The First Holidays Back Home

New perspectives gained, but familiar bonds strong: a story of growth and reconnection amidst coming home.

So much has changed and yet everything seems the same. The new year is approaching and I’m back at home, regaining my strengths, buckling up for the next adventure.
Sitting in my A1C dorm, I used to think of home and my favorite people there, and wonder how their life was, how their time was passing, while mine passed 4500 kms to the East. In the four months that I was gone, I experienced many things for the first time. I immersed myself into a whole new culture, started learning a new language, and made new friends, whose inputs, character and humor I now value. I started thinking about things I’ve never thought about before, and learned about topics that I had never encountered before. All of these things made me feel like I might be different now. I might go home and not fit in anymore — perhaps I would have to readjust to my most familiar surroundings, or they might even have to adjust to me, the new me that I brought back home from abroad.
On the other hand, I sometimes imagined that I would fall back into my comfort so severely that I wouldn't want to leave. It was hard leaving for the first time, but now that the unknown I set out for then is no longer unknown, what if I simply preferred my life back home and never want to leave again? I even wondered sometimes, if the validity of the friendships and connections I made, the experiences I collected abroad, would crumble when I’m back home, in confrontation with the life I loved so much. And then the day finally came, and nothing was as dramatic.

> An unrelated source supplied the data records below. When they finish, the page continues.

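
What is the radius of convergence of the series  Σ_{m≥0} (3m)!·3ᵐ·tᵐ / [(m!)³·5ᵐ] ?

By the ratio test, |a_{m+1}/a_m| = (3m+1)·(3m+2)·(3m+3)/(m+1)³ · 3/5 → 81/5.
The series converges when 81/5 · |t| < 1, giving R = 5/81.

R = 5/81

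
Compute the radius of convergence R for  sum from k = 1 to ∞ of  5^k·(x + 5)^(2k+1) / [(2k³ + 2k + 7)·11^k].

R = √55/5

Ratio test: |a_{k+1}/a_k| = [(2k³ + 2k + 7)/(2(k+1)³ + 2(k+1) + 7)] · 5/11 → 5/11 as k → ∞.
Writing y = (x + 5)², the series in y has radius 11/5, so |x + 5| < √(11/5) and R = √55/5.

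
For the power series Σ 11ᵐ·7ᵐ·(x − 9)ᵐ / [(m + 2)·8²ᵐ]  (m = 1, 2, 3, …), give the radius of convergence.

Apply the ratio test: |a_{m+1}| / |a_m| = [(m + 2)/((m+1) + 2)] · 11·7/64, which tends to 77/64 as m → ∞.
Convergence for |x − 9| · 77/64 < 1, i.e. |x − 9| < 64/77. So R = 64/77.

R = 64/77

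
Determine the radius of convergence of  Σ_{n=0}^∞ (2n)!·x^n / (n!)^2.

Ratio test: |a_{n+1}/a_n| = (2n+1)·(2n+2)/(n+1)² → 4 as n → ∞.
Hence the series converges for |x| < 1/(4) = 1/4, so the radius of convergence is 1/4.

R = 1/4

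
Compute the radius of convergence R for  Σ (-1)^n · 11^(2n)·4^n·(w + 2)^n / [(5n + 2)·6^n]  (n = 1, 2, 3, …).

R = 3/242

The ratio of consecutive coefficients is [(5n + 2)/(5(n+1) + 2)] · 121·4/6 → 242/3.
The series converges when 242/3 · |w + 2| < 1, giving R = 3/242.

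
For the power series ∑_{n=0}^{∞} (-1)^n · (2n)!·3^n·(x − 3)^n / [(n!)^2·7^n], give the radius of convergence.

The ratio of consecutive coefficients is (2n+1)·(2n+2)/(n+1)² · 3/7 → 12/7.
Thus R = 1/(12/7) = 7/12.

R = 7/12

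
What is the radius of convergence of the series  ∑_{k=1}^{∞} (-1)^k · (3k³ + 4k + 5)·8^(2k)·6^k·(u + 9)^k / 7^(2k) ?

R = 49/384

By the ratio test, |a_{k+1}/a_k| = [(3(k+1)³ + 4(k+1) + 5)/(3k³ + 4k + 5)] · 64·6/49 → 384/49.
Convergence for |u + 9| · 384/49 < 1, i.e. |u + 9| < 49/384. So R = 49/384.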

I landed at the airport and was shook by the heights my brother had grown into, no less than 10 cm added since I last saw him. I quickly adjusted to the cold weather, cuddled up in my bedroom, went out with my friends, and sat at the dinner table each night with my family.
Everything seems harmonic, and I take the time now to reflect on the worries and expectations I had and the way they played out.
Of course I changed, and for the better, I would argue. Nevertheless, the appreciation for my family and my hometown prevails, as it probably always will. Life at home neither sped up nor slowed down. I didn't miss out on more than I rationally had to, and everyone I value made their own gradual progress during the time that has passed.
My fear of not fitting in properly after being abroad was eradicated, and instead I got the empowering sense that I was contributing to the growth we all undergo by sharing the experiences I had made. The motions of family and friendship dynamics were way stronger than I had feared, recovering beautifully. I also don’t feel the need to never leave again.
Going to my old gym, what used to be my second home, I was struck by the timelessness of the place. The smell was the same, the people greeted me as always, the machines were at the same place and I fit right in, as though no time had passed.
While that was reassuring, it also reminded me of why I left in the first place. The eagerness to see more, learn more, and experience things out in the world came right back to the foreground of my mind.
The rhythm of life here is beautiful, and I feel even stronger appreciation for it, now that I know my stay here is finite. I already look forward to the next time I come back home, but part of this excitement is for the new experiences, the added growth I will bring back with me.
The reason I am writing this and publishing it is because I imagine many of the freshmen feel the same way right now, and most of the upperclassmen once did and maybe still do.